Landesamt für Verfassungsschutz stuft Pegida zur erwiesenen extremistischen
Bestrebung ein
Das Landesamt für Verfassungsschutz (LfV) Sachsen stuft Pegida (Patriotische Europäer
gegen die Islamisierung des Abendlandes) zur erwiesenen extremistischen Bestrebung ein.
Es liegen inzwischen hinreichend gesicherte Erkenntnisse vor, dass sich Pegida im Laufe der
Jahre zu einer verfassungsfeindlichen Bewegung entwickelt hat.
Während Pegida in den Anfangsjahren noch eine Gruppierung war, die ein heterogenes
Publikum anzog und eher gemäßigte Forderungen und Positionen vertrat, übernahm sie in
den Folgejahren in zunehmendem Maße qualitativ und quantitativ radikale und zuletzt
extremistische Grundüberzeugungen. Diese Entwicklung ist Ausdruck einer über die Jahre
stetig gewachsenen verbalen wie auch ideologischen Radikalisierung und Enthemmung.
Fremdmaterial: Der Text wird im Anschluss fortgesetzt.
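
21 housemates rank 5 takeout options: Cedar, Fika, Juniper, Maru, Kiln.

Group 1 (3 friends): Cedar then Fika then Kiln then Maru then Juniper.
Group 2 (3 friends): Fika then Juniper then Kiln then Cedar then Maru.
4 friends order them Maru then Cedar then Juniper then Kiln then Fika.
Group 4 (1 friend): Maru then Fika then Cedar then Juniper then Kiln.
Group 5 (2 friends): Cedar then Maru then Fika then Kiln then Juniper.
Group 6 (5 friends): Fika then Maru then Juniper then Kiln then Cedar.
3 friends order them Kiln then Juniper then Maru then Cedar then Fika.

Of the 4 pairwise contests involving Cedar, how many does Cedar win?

Cedar against each rival (21 friends):
Cedar vs Fika: Cedar is ranked higher on 3+4+2+3 = 12 ballots, Fika on 9. Cedar wins 12–9.
Cedar vs Juniper: Juniper, 11–10.
Cedar vs Maru: Maru, 13–8.
Cedar vs Kiln: 3+4+1+2 = 10 for Cedar, 11 for Kiln — Kiln by 11–10.
Cedar beats Fika; loses to Juniper, Maru, Kiln — 1 pairwise win.

1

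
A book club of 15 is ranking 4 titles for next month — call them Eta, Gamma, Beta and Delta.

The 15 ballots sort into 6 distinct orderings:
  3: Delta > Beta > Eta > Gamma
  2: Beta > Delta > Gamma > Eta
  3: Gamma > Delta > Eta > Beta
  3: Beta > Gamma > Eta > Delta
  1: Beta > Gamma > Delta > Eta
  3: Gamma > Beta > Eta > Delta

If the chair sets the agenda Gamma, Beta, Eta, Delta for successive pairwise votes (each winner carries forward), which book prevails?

Beta

Round 1: Gamma vs Beta — 6–9, Beta advances.
Round 2: Beta vs Eta — 12–3, Beta advances.
Round 3: Beta vs Delta — 9–6, Beta advances.
The agenda winner is Beta.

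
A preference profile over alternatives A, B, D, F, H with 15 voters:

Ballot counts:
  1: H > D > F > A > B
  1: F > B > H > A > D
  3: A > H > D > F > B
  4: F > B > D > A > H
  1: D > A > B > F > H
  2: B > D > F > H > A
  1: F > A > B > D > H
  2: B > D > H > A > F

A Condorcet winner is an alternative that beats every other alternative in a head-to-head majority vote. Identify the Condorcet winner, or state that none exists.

none

Head-to-head results (15 voters):
A vs B: A preferred on 1+3+1+1 = 6 ballots; B wins 9–6.
A vs D: 5 to 10, D.
A vs F: 3+1+2 = 6 for A, 9 for F — F by 9–6.
A vs H: A is ranked higher on 3+4+1+1 = 9 ballots, H on 6. A wins 9–6.
B vs D: 10 to 5, B.
B vs F: B preferred on 1+2+2 = 5 ballots; F wins 10–5.
B vs H: 1+4+1+2+1+2 = 11 for B, 4 for H — B by 11–4.
D vs F: D is ranked higher on 1+3+1+2+2 = 9 ballots, F on 6. D wins 9–6.
D vs H: 4+1+2+1+2 = 10 for D, 5 for H — D by 10–5.
F vs H: 1+4+1+2+1 = 9 for F, 6 for H — F by 9–6.
Every alternative loses at least once (A loses to B; B loses to F; D loses to B; F loses to D; H loses to A). The majority relation contains the cycle B → D → F → B, so there is no Condorcet winner.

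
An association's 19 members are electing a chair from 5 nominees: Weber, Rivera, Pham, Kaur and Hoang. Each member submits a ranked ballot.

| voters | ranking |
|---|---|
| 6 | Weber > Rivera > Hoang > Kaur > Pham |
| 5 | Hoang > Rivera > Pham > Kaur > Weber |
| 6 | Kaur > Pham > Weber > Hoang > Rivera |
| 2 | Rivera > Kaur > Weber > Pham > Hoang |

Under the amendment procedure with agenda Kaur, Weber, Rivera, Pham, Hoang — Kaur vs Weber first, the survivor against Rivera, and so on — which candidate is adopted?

Round 1: Kaur vs Weber — 13–6, Kaur advances.
Round 2: Kaur vs Rivera — 6–13, Rivera advances.
Round 3: Rivera vs Pham — 13–6, Rivera advances.
Round 4: Rivera vs Hoang — 8–11, Hoang advances.
Hoang survives the agenda.

Hoang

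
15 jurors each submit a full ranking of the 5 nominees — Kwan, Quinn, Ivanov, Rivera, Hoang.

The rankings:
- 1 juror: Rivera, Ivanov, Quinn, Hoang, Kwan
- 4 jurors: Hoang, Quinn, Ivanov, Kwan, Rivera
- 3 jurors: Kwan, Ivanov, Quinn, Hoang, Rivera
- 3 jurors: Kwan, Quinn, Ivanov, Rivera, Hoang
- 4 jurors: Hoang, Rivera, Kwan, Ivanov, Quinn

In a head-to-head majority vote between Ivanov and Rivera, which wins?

Ivanov

Ballots ranking Ivanov above Rivera: 4 + 3 + 3 = 10.
Ballots ranking Rivera above Ivanov: 15 − 10 = 5.
Ivanov wins the head-to-head 10–5.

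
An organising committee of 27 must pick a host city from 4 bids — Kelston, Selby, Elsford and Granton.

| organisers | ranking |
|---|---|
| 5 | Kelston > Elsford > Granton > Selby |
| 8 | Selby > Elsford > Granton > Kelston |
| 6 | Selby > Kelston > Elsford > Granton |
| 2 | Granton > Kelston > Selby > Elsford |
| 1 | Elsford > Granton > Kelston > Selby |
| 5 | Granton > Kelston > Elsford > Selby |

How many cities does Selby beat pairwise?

Selby against each rival (27 organisers):
Selby vs Kelston: Selby, 14–13.
Selby vs Elsford: Selby preferred on 8+6+2 = 16 ballots; Selby wins 16–11.
Selby vs Granton: Selby, 14–13.
Selby beats Kelston, Elsford, Granton — 3 pairwise wins.

3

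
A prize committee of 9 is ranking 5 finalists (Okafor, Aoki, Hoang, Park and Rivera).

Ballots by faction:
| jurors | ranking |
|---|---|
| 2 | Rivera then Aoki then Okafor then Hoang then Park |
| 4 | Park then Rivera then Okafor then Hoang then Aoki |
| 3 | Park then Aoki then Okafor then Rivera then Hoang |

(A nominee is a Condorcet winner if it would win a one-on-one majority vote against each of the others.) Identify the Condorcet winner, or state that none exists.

Park

Pairwise majorities:
Okafor vs Aoki: Aoki, 5–4.
Okafor vs Hoang: Okafor, 9–0.
Okafor vs Park: Park wins 7–2.
Okafor vs Rivera: Rivera wins 6–3.
Aoki vs Hoang: Aoki wins 5–4.
Aoki vs Park: Park, 7–2.
Aoki vs Rivera: Rivera, 6–3.
Hoang vs Park: Park wins 7–2.
Hoang vs Rivera: Rivera, 9–0.
Park vs Rivera: Park wins 7–2.
Park wins every pairwise contest, so Park is the Condorcet winner.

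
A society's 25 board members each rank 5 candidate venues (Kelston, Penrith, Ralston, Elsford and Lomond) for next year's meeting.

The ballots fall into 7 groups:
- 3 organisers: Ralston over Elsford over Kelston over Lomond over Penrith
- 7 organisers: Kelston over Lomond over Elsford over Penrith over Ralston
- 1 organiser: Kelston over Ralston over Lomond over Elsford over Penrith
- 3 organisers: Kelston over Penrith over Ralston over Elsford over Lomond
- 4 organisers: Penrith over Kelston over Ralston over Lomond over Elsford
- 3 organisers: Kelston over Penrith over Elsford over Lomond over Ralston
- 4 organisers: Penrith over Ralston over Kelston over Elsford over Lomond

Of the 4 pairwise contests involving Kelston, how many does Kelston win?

4

Kelston against each rival (25 organisers):
Kelston vs Penrith: 3+7+1+3+3 = 17 for Kelston, 8 for Penrith — Kelston by 17–8.
Kelston vs Ralston: Kelston wins 18–7.
Kelston–Elsford: Kelston 22–3.
Kelston vs Lomond: Kelston preferred on 25 ballots; Kelston wins 25–0.
Kelston beats Penrith, Ralston, Elsford, Lomond — 4 pairwise wins.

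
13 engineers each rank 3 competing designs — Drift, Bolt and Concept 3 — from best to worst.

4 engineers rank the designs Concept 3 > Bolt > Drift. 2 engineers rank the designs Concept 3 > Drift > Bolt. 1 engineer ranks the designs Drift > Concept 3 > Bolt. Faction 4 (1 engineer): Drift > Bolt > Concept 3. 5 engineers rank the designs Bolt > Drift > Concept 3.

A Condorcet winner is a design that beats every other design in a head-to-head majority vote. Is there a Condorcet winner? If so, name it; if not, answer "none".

Head-to-head results (13 engineers):
Drift vs Bolt: Bolt wins 9–4.
Drift vs Concept 3: Drift wins 7–6.
Bolt vs Concept 3: Bolt preferred on 1+5 = 6 ballots; Concept 3 wins 7–6.
Every design loses at least once (Drift loses to Bolt; Bolt loses to Concept 3; Concept 3 loses to Drift). The majority relation contains the cycle Drift > Concept 3 > Bolt > Drift, so there is no Condorcet winner.

none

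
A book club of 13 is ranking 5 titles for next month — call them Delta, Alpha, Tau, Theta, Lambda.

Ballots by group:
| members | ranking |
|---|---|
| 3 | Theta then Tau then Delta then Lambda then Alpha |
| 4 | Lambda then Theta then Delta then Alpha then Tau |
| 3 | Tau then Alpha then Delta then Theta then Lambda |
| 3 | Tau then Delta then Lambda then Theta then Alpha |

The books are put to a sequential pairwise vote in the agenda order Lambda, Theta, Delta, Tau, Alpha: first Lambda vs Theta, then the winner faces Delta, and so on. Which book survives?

Tau

Round 1: Lambda vs Theta — 7–6, Lambda advances.
Round 2: Lambda vs Delta — 4–9, Delta advances.
Round 3: Delta vs Tau — 4–9, Tau advances.
Round 4: Tau vs Alpha — 9–4, Tau advances.
Tau survives the agenda.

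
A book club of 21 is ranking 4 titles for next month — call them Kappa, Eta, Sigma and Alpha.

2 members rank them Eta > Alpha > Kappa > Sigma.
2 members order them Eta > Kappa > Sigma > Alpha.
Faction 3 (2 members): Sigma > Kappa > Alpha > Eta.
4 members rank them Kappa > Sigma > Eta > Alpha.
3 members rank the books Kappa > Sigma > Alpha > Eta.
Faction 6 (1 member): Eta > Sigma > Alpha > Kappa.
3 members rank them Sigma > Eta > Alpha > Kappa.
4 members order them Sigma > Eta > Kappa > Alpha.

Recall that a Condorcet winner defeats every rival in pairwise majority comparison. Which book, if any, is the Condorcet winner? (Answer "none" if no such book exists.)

none

Check each pair by majority over 21 ballots:
Kappa vs Eta: Eta wins 12–9.
Kappa vs Sigma: Kappa, 11–10.
Kappa vs Alpha: Kappa wins 15–6.
Eta vs Sigma: Sigma, 16–5.
Eta vs Alpha: Eta wins 16–5.
Sigma–Alpha: Sigma 19–2.
Every book loses at least once (Kappa loses to Eta; Eta loses to Sigma; Sigma loses to Kappa; Alpha loses to Kappa). The majority relation contains the cycle Kappa beats Sigma beats Eta beats Kappa, so there is no Condorcet winner.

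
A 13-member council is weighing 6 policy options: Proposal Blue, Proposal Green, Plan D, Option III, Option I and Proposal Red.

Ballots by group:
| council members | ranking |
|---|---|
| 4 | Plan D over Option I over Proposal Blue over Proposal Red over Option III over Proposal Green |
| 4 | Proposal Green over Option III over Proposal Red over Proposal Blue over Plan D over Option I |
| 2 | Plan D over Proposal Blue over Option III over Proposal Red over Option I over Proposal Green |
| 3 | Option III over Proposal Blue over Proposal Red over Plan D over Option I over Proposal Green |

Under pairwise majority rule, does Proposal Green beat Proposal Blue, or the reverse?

Proposal Blue

Ballots ranking Proposal Green above Proposal Blue: 4.
Ballots ranking Proposal Blue above Proposal Green: 13 − 4 = 9.
Proposal Blue wins the head-to-head 9–4.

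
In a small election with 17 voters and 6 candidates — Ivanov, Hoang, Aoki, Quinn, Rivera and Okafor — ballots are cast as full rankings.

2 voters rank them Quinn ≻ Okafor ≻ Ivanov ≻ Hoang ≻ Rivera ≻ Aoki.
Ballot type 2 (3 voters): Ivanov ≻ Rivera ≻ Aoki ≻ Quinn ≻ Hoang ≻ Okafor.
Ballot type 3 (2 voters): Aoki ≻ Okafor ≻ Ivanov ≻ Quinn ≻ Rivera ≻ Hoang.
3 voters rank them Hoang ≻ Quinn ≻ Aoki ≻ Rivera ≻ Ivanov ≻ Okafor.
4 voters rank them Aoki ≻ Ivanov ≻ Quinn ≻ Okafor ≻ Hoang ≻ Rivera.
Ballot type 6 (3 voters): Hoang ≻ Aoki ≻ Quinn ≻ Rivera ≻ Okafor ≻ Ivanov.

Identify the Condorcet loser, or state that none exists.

Okafor

Pairwise majorities:
Ivanov vs Hoang: Ivanov preferred on 2+3+2+4 = 11 ballots; Ivanov wins 11–6.
Ivanov vs Aoki: Aoki wins 12–5.
Ivanov–Quinn: Ivanov 9–8.
Ivanov vs Rivera: 11 to 6, Ivanov.
Ivanov vs Okafor: 3+3+4 = 10 for Ivanov, 7 for Okafor — Ivanov by 10–7.
Hoang vs Aoki: Hoang preferred on 2+3+3 = 8 ballots; Aoki wins 9–8.
Hoang vs Quinn: Quinn wins 11–6.
Hoang vs Rivera: Hoang wins 12–5.
Hoang vs Okafor: Hoang, 9–8.
Aoki vs Quinn: Aoki, 12–5.
Aoki vs Rivera: Aoki preferred on 2+3+4+3 = 12 ballots; Aoki wins 12–5.
Aoki vs Okafor: 3+2+3+4+3 = 15 for Aoki, 2 for Okafor — Aoki by 15–2.
Quinn vs Rivera: Quinn is ranked higher on 2+2+3+4+3 = 14 ballots, Rivera on 3. Quinn wins 14–3.
Quinn vs Okafor: Quinn, 15–2.
Rivera vs Okafor: Rivera wins 9–8.
Only Okafor has no wins; Okafor is the Condorcet loser.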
Beides ist insbesondere darauf zurückzuführen, dass erwiesene Rechtsextremisten den
Verlauf von Pegida-Veranstaltungen als Organisatoren, Redner und Netzwerker ganz
wesentlich beeinflusst haben.
Pegida selbst hat sich im Verlauf seines Bestehens eine immer stärkere rechtsextremistische
Ausrichtung gegeben. In aller Öffentlichkeit werden unverhohlen Positionen propagiert, die mit
dem Wertekanon des Grundgesetzes der Bundesrepublik Deutschland inkompatibel sind.
Dazu gehört, dass der Parlamentarismus permanent verächtlich gemacht und das
Rechtsstaatsprinzip abgelehnt werden. Außerdem finden sich in den Redebeiträgen
regelmäßig minderheitenfeindliche, muslimfeindliche und antisemitische Äußerungen. Es ist
daher
nur
folgerichtig,
dass
Pegida
inzwischen
ein
wesentlicher,
nicht
mehr
hinwegzudenkender Bestandteil der rechtsextremistischen Szene geworden ist. Sie verfolgt
dabei zielgerichtet die Strategie, immer tiefer in die Mitte der Gesellschaft einzudringen und
einen ideologischen Schulterschluss zwischen der rechtsextremistischen Klientel und den
politisch indifferenten Teilen der Gesellschaft herzustellen.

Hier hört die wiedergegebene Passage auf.